Commento biblico dell'espositore (Nicoll)
Giacomo 2:5-10
Capitolo 11
L'INIQUITÀ DI RISPETTARE I RICCHI E DISPREZZARE I POVERI-LA SOLIDARIETÀ DELLA LEGGE DIVINA.
NS. JAMES è vario nel suo stile. A volte scrive frasi brevi, simili a massime, che ci ricordano il Libro dei Proverbi; a volte, come nel brano prima di noi, è polemico come san Paolo. Avendo condannato il rispetto mondano delle persone come infedeltà pratica, procede a provare la giustizia di questa stima; e lo fa riguardo a entrambi gli elementi del conto: questi rispettosi delle persone sono completamente in errore, sia nel loro trattamento dei poveri che nel loro trattamento dei ricchi.

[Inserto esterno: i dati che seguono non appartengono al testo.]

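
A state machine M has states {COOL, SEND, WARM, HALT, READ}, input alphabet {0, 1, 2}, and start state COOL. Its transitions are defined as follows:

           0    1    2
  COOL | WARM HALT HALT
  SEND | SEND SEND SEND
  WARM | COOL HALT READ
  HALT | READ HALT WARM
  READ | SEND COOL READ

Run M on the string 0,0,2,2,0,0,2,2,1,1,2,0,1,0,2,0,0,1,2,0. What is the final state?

SEND

COOL → WARM → COOL → HALT → WARM → COOL → WARM → READ → READ → COOL → HALT → WARM → COOL → HALT → READ → READ → SEND → SEND → SEND → SEND → SEND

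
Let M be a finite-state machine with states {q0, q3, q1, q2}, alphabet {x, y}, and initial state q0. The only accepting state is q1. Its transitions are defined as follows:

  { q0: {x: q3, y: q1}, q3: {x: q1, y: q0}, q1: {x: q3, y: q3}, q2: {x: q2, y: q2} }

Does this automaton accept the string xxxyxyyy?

No

q0 → q3 → q1 → q3 → q0 → q3 → q0 → q1 → q3
End state q3 is not accepting.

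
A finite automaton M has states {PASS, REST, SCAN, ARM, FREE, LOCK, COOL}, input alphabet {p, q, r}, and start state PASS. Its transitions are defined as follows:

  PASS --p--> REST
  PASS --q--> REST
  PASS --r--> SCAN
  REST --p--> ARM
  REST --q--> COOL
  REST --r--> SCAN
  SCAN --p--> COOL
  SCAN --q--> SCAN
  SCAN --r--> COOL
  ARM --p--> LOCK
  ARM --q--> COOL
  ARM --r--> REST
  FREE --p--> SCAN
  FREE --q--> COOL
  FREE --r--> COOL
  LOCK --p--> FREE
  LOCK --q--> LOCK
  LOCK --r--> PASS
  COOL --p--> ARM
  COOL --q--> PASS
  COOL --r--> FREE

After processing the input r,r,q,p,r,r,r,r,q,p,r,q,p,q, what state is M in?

Trace: PASS -r-> SCAN -r-> COOL -q-> PASS -p-> REST -r-> SCAN -r-> COOL -r-> FREE -r-> COOL -q-> PASS -p-> REST -r-> SCAN -q-> SCAN -p-> COOL -q-> PASS

PASS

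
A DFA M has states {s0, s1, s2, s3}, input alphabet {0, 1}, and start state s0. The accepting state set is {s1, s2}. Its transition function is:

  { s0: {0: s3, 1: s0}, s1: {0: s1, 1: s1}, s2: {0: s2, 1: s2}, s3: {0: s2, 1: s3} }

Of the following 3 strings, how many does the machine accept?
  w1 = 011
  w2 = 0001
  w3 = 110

w1: Trace: s0 -0-> s3 -1-> s3 -1-> s3  → end s3, rejected
w2: Trace: s0 -0-> s3 -0-> s2 -0-> s2 -1-> s2  → end s2, accepted
w3: Trace: s0 -1-> s0 -1-> s0 -0-> s3  → end s3, rejected

1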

Il primo è il peggiore dei due; perché è in netta contraddizione con il decreto Divino ed è un tentativo di capovolgerlo. Dio ha detto una cosa sulla proprietà del povero, e questi servitori del tempo, pubblicamente nella casa di Dio, ne dicono un'altra.
"Ascoltate, miei amati fratelli." Invita la loro attenzione a una dichiarazione affettuosa e conclusiva del caso. "Non ha Dio scelto quelli che sono poveri quanto al mondo per essere ricchi nella fede, ed eredi del regno? Ma voi avete disonorato il povero". Per la vita umile che, per decreto divino, il Figlio di Dio condusse sulla terra, per la posizione sociale degli uomini che scelse come suoi apostoli e primi discepoli, per le benedizioni promesse ai poveri e agli amici dei poveri, sia sotto la Legge e sotto il Vangelo, Dio ha dichiarato la Sua speciale approvazione della condizione del povero. "Ma voi" (υμεις δε, con grande enfasi sul pronome) "avete disonorato il povero". Con l'empietà di Haman disonestereste «l'uomo che il re si compiace di onorare».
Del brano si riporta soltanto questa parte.